More luck than memory led me at last to her throne room. When I saw the double door, a wave of sick anticipation swept through me. That was where I had had my final glimpse of the Fool. Would his chained body still sprawl on the floor there? At that thought, I felt a surge of dizziness and, for a moment, blackness closed in at the edges of my vision. I halted where I stood and breathed slowly, waiting for my weakness to pass. Then I forced my legs to carry me on.
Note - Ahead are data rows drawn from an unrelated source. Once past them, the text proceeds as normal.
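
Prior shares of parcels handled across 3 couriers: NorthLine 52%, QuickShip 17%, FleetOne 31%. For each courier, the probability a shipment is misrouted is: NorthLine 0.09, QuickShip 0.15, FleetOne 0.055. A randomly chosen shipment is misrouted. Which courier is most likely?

NorthLine

Prior × likelihood for each hypothesis:
  NorthLine: 0.52 × 0.09 = 0.0468
  QuickShip: 0.17 × 0.15 = 0.0255
  FleetOne: 0.31 × 0.055 = 0.01705
Normalizing constant = 0.08935.
Largest term belongs to NorthLine, so NorthLine is most probable.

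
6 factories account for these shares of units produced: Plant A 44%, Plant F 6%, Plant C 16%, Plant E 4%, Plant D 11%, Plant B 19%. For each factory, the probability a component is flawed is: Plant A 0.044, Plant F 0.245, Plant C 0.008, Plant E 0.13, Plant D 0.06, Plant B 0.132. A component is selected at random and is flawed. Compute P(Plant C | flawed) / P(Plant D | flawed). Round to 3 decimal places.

0.194

Prior × likelihood for each hypothesis:
  Plant A: 0.44 × 0.044 = 0.01936
  Plant F: 0.06 × 0.245 = 0.0147
  Plant C: 0.16 × 0.008 = 0.00128
  Plant E: 0.04 × 0.13 = 0.0052
  Plant D: 0.11 × 0.06 = 0.0066
  Plant B: 0.19 × 0.132 = 0.02508
Sum = 0.07222.
The ratio is 0.00128 / 0.0066 (the normalizer cancels) = 0.194.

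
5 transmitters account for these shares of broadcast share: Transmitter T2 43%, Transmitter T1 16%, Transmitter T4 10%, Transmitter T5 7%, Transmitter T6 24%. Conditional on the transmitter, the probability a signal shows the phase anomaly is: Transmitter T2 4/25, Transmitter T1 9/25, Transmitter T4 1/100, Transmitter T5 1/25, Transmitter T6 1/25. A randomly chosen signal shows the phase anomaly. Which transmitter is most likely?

Compute prior × likelihood for every hypothesis:
  Transmitter T2: 0.43 × 0.16 = 0.0688
  Transmitter T1: 0.16 × 0.36 = 0.0576
  Transmitter T4: 0.1 × 0.01 = 0.001
  Transmitter T5: 0.07 × 0.04 = 0.0028
  Transmitter T6: 0.24 × 0.04 = 0.0096
Total = 0.1398.
Largest term belongs to Transmitter T2, so Transmitter T2 is most probable.

Transmitter T2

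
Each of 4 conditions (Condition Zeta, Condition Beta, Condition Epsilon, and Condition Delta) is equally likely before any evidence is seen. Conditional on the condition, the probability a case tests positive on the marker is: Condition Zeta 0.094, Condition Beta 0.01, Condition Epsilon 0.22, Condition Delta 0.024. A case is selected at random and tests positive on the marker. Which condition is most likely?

Condition Epsilon

Since the prior is uniform, the posterior is proportional to the likelihood:
  Condition Zeta: 0.094
  Condition Beta: 0.01
  Condition Epsilon: 0.22
  Condition Delta: 0.024
Total = 0.348.
Largest term belongs to Condition Epsilon, so Condition Epsilon is most probable.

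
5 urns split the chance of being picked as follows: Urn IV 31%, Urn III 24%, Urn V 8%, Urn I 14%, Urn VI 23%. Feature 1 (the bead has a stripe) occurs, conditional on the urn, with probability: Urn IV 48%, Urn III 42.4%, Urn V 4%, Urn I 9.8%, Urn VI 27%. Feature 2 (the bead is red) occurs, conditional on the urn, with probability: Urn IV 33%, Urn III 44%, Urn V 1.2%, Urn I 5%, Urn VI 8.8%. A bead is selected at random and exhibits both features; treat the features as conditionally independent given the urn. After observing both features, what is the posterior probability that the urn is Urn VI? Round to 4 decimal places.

0.0546

Prior × likelihood for each hypothesis:
  Urn IV: 0.31 × 0.48 × 0.33 = 0.049104
  Urn III: 0.24 × 0.424 × 0.44 = 0.0447744
  Urn V: 0.08 × 0.04 × 0.012 = 0.0000384
  Urn I: 0.14 × 0.098 × 0.05 = 0.000686
  Urn VI: 0.23 × 0.27 × 0.088 = 0.0054648
Sum = 0.1000676.
P(Urn VI | evidence) = 0.0054648 / 0.1000676 ≈ 0.0546.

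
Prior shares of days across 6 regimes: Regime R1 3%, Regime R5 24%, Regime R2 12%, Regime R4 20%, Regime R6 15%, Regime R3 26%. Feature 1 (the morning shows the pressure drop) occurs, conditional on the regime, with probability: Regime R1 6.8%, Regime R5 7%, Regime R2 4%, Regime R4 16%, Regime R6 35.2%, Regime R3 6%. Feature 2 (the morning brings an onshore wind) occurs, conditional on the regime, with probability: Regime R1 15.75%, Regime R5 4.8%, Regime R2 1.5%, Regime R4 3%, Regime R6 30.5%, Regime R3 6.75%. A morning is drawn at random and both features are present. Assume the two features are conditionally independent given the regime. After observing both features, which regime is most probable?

By Bayes' rule, posterior ∝ prior × likelihood:
  Regime R1: 0.03 × 0.068 × 0.1575 = 0.0003213
  Regime R5: 0.24 × 0.07 × 0.048 = 0.0008064
  Regime R2: 0.12 × 0.04 × 0.015 = 0.000072
  Regime R4: 0.2 × 0.16 × 0.03 = 0.00096
  Regime R6: 0.15 × 0.352 × 0.305 = 0.016104
  Regime R3: 0.26 × 0.06 × 0.0675 = 0.001053
Total = 0.0193167.
Largest term belongs to Regime R6, so Regime R6 is most probable.

Regime R6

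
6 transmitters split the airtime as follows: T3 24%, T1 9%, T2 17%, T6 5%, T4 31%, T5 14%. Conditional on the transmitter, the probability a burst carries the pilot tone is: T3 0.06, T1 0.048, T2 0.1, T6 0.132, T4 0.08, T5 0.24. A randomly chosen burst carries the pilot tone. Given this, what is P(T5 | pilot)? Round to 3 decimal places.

By Bayes' rule, posterior ∝ prior × likelihood:
  T3: 0.24 × 0.06 = 0.0144
  T1: 0.09 × 0.048 = 0.00432
  T2: 0.17 × 0.1 = 0.017
  T6: 0.05 × 0.132 = 0.0066
  T4: 0.31 × 0.08 = 0.0248
  T5: 0.14 × 0.24 = 0.0336
Sum = 0.10072.
P(T5 | evidence) = 0.0336 / 0.10072 ≈ 0.334.

0.334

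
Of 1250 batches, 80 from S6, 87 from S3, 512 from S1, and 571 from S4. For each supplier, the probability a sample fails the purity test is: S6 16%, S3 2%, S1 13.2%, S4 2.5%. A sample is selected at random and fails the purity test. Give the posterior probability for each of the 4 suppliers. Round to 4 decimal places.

S6 0.1328, S3 0.0180, S1 0.7011, S4 0.1481

Compute prior × likelihood for every hypothesis:
  S6: 0.064 × 0.16 = 0.01024
  S3: 0.0696 × 0.02 = 0.001392
  S1: 0.4096 × 0.132 = 0.0540672
  S4: 0.4568 × 0.025 = 0.01142
Normalizing constant = 0.0771192.
P(S6 | off-spec) = 0.01024/0.0771192 ≈ 0.1328
P(S3 | off-spec) = 0.001392/0.0771192 ≈ 0.0180
P(S1 | off-spec) = 0.0540672/0.0771192 ≈ 0.7011
P(S4 | off-spec) = 0.01142/0.0771192 ≈ 0.1481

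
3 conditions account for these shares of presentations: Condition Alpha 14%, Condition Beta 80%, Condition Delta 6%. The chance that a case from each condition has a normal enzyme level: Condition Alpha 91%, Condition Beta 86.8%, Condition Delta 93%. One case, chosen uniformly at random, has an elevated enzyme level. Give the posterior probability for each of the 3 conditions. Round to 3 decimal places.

Condition Alpha 0.103, Condition Beta 0.863, Condition Delta 0.034

Taking complements, P(elevated | each) = Condition Alpha 0.09, Condition Beta 0.132, Condition Delta 0.07.
Unnormalized posteriors (prior × likelihood):
  Condition Alpha: 0.14 × 0.09 = 0.0126
  Condition Beta: 0.8 × 0.132 = 0.1056
  Condition Delta: 0.06 × 0.07 = 0.0042
Normalizing constant = 0.1224.
P(Condition Alpha | elevated) = 0.0126/0.1224 ≈ 0.103
P(Condition Beta | elevated) = 0.1056/0.1224 ≈ 0.863
P(Condition Delta | elevated) = 0.0042/0.1224 ≈ 0.034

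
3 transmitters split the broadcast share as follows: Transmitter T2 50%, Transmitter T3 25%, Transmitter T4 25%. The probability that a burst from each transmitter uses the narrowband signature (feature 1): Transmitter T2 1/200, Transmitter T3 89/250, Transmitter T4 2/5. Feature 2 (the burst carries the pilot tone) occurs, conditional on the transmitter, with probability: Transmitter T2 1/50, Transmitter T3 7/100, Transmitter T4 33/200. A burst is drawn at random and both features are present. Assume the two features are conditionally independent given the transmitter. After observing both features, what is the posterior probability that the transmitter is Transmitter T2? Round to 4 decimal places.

0.0022

Unnormalized posteriors (prior × likelihood):
  Transmitter T2: 0.5 × 0.005 × 0.02 = 0.00005
  Transmitter T3: 0.25 × 0.356 × 0.07 = 0.00623
  Transmitter T4: 0.25 × 0.4 × 0.165 = 0.0165
Sum = 0.02278.
P(Transmitter T2 | evidence) = 0.00005 / 0.02278 ≈ 0.0022.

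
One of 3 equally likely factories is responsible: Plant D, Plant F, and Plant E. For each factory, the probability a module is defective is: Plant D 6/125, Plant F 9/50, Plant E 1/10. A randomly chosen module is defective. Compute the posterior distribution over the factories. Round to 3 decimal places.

Since the prior is uniform, the posterior is proportional to the likelihood:
  Plant D: 0.048
  Plant F: 0.18
  Plant E: 0.1
Normalizing constant = 0.328.
P(Plant D | defective) = 0.048/0.328 ≈ 0.146
P(Plant F | defective) = 0.18/0.328 ≈ 0.549
P(Plant E | defective) = 0.1/0.328 ≈ 0.305

Plant D 0.146, Plant F 0.549, Plant E 0.305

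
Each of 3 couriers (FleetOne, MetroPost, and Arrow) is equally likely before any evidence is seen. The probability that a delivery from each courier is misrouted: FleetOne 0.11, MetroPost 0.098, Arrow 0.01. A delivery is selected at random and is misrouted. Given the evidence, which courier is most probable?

FleetOne

With a uniform prior (1/3 each), posterior ∝ likelihood:
  FleetOne: 0.11
  MetroPost: 0.098
  Arrow: 0.01
Sum = 0.218.
Largest term belongs to FleetOne, so FleetOne is most probable.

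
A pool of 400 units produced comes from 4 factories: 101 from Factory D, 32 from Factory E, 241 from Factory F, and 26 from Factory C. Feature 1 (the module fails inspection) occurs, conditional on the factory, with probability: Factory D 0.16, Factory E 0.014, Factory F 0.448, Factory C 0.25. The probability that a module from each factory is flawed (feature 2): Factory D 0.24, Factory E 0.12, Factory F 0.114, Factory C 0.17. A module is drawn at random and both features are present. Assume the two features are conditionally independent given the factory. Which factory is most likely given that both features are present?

Factory F

By Bayes' rule, posterior ∝ prior × likelihood:
  Factory D: 0.2525 × 0.16 × 0.24 = 0.009696
  Factory E: 0.08 × 0.014 × 0.12 = 0.0001344
  Factory F: 0.6025 × 0.448 × 0.114 = 0.03077088
  Factory C: 0.065 × 0.25 × 0.17 = 0.0027625
Sum = 0.04336378.
Largest term belongs to Factory F, so Factory F is most probable.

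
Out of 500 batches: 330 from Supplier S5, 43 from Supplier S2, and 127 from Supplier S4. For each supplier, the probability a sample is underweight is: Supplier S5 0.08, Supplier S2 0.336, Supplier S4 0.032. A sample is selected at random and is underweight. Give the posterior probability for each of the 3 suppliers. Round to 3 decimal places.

Supplier S5 0.588, Supplier S2 0.322, Supplier S4 0.090

Compute prior × likelihood for every hypothesis:
  Supplier S5: 0.66 × 0.08 = 0.0528
  Supplier S2: 0.086 × 0.336 = 0.028896
  Supplier S4: 0.254 × 0.032 = 0.008128
Total = 0.089824.
P(Supplier S5 | underweight) = 0.0528/0.089824 ≈ 0.588
P(Supplier S2 | underweight) = 0.028896/0.089824 ≈ 0.322
P(Supplier S4 | underweight) = 0.008128/0.089824 ≈ 0.090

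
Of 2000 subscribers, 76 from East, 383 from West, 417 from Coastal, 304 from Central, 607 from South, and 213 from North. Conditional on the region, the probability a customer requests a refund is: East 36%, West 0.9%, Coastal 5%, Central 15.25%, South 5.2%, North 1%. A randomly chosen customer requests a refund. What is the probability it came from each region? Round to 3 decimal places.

Prior × likelihood for each hypothesis:
  East: 0.038 × 0.36 = 0.01368
  West: 0.1915 × 0.009 = 0.0017235
  Coastal: 0.2085 × 0.05 = 0.010425
  Central: 0.152 × 0.1525 = 0.02318
  South: 0.3035 × 0.052 = 0.015782
  North: 0.1065 × 0.01 = 0.001065
Sum = 0.0658555.
P(East | refund) = 0.01368/0.0658555 ≈ 0.208
P(West | refund) = 0.0017235/0.0658555 ≈ 0.026
P(Coastal | refund) = 0.010425/0.0658555 ≈ 0.158
P(Central | refund) = 0.02318/0.0658555 ≈ 0.352
P(South | refund) = 0.015782/0.0658555 ≈ 0.240
P(North | refund) = 0.001065/0.0658555 ≈ 0.016
(Check: 0.208+0.026+0.158+0.352+0.240+0.016 = 1.000.)

East 0.208, West 0.026, Coastal 0.158, Central 0.352, South 0.240, North 0.016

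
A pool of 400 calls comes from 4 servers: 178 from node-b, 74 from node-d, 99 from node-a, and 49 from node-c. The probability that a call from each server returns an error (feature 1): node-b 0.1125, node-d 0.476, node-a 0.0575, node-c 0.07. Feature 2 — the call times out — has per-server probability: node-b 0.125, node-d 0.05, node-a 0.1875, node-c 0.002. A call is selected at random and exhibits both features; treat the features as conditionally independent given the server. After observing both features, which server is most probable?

node-b

Unnormalized posteriors (prior × likelihood):
  node-b: 0.445 × 0.1125 × 0.125 = 0.0062578125
  node-d: 0.185 × 0.476 × 0.05 = 0.004403
  node-a: 0.2475 × 0.0575 × 0.1875 = 0.002668359375
  node-c: 0.1225 × 0.07 × 0.002 = 0.00001715
Normalizing constant = 0.013346321875.
Largest term belongs to node-b, so node-b is most probable.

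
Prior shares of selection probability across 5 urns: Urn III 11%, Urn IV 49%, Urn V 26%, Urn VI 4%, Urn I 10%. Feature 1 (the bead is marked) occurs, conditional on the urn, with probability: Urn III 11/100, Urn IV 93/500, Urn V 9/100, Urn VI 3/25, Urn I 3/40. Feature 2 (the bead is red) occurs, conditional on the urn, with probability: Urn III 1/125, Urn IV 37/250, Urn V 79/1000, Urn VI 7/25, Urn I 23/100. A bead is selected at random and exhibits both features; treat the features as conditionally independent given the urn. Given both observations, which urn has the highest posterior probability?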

One of the tall doors of the chamber stood ajar. A shallow spill of snow and ice had been vomited out into the hall. At the sight of it, my heart stood still. Perhaps my quest would be thwarted here, the entire immense chamber collapsed and full of ice. The spilled snow was a ramp into the room; the days and nights that had passed since its collapse had seized the snow and ice in an icy grip and stilled it. Only the top third of the entry remained clear. I climbed up the fall of ice and peered into the chamber. For a moment I stood in awe in the muted bluish light.
The center of the chamber ceiling had given way. Snow and ice had collapsed into it from above, filling the middle of the room but cascading to shallowness at the edges. Light came from a few remaining globes and peered out uncertainly from beneath the fall of ice. I wondered how long those unnatural lanterns would continue to burn. Was their magic that of the Pale Woman, or were those, too, remnants of an Elderling occupation of this place?
I went cautious as a rat exploring a new room, creeping around the perimeter of the walls where the fall of ice was shallowest. I clambered up and down over chunks and drifts of ice, fearing that I would eventually find my way blocked. But I finally reached the throne end of the room and could see what remained of the Pale Woman's great hall.
The crush of falling ice had spared that end of the chamber, its rush depleted. The wave of avalanching ice had stopped short of her throne. It was overturned and broken, but I suspected that had happened when the stone dragon had stirred to life. He seemed to have made his exit through the middle of the chamber's ceiling rather than from this end. The remains of two men protruded from the avalanche. Perhaps those were the fighters Dutiful had battled, or perhaps they had merely been in the dragon's way as he charged off to do battle. Of the Pale Woman, there was no sign. I hoped that she had shared their fate.
The fallen and muted light globes lit this area uncertainly. All was ice and blue shadow. I circled the toppled throne and tried to remember exactly where the Fool had been chained to the dragon. In retrospect, it seemed impossible that the dragon had been as immense as I recalled him. I looked in vain for fallen shackles or my friend's body. At last, I climbed up on icy rubble and from that vantage studied the room.